La conmoción que causó mi presencia en aquel edificio duraría una hora, no más. Una hora de especulaciones, de risas, de fantasías y de planes con el dinero de la supuesta indemnización. Luego se fueron armando grupitos que comenzaron a conversar sobre otros asuntos más importantes para ellos. Y después de aquella barahúnda ya no quedó nada para mí. El bendito papel había desaparecido. A partir de entonces recuerdo mi vida con absoluta claridad. No dejo de pensar en los dioses griegos, en los mismos que enloquecieron a Ajax hasta hacerlo tomar venganza contra un pocotón de reses indefensas pensando que lo hacía contra el ejército de Aquiles. Como si con la pérdida de la última evidencia de mi pasado hubieran quedado satisfechos de su deber cumplido, con una sonrisa de soslayo y algo de compasión para mí. “Desde ahora que lo recuerde todo”, habrán dicho. De ser cierto todo aquello, esto que les he contado según la versión de Pepe antes de caer en Gamínedes para siempre, la única explicación que tendría para lo que le pasó a esa pobre mujer, a esa Giselle que recién despertaba de un estado de shock, supuestamente a mí, es que soy un experimento de los hados.

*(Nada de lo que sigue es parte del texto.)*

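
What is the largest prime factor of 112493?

73

112493 = 23 · 4891
4891 = 67 · 73
73 is prime.
So 112493 = 23 · 67 · 73; the largest prime factor is 73.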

La desesperación que me embargó cuando supe irremediablemente perdida mi identidad logró conmover la tensa tranquilidad que se vivía en aquella guarida.

— No sé quién ni para qué se robó mi papel, pero tiene que aparecer —grité en la mitad del pasillo.

Pepe hizo algunas indagaciones en todos los pisos, pero en la medida que aparecían los supuestos culpables de tan infame robo, brotaban peleas malditas a cuchillo, gritos de espanto y amenazas, tropeles de puños estrellándose rabiosos contra el aire, como si fueran elocuentes palabras de un jurista de la Corte Suprema defendiendo la honradez de un inocente. Uno de aquellos sospechosos, que se había defendido como una bestia acorralada, la emprendió contra mí con palabras que no quisiera transcribir textualmente:

— Mire, señora, el único avión que usted conoce se llama Pepe y usted ni cuenta se ha dado todavía —dijo, más o menos así, y todo el escenario estalló en carcajadas.

Pepe me llevó a su cuarto, bajó de la cama una de las espumas que hacían de colchón y tendió las dos camas. En ese momento me di cuenta del cansancio que llevaba encima. Ignoro cuántas horas llevaba despierta.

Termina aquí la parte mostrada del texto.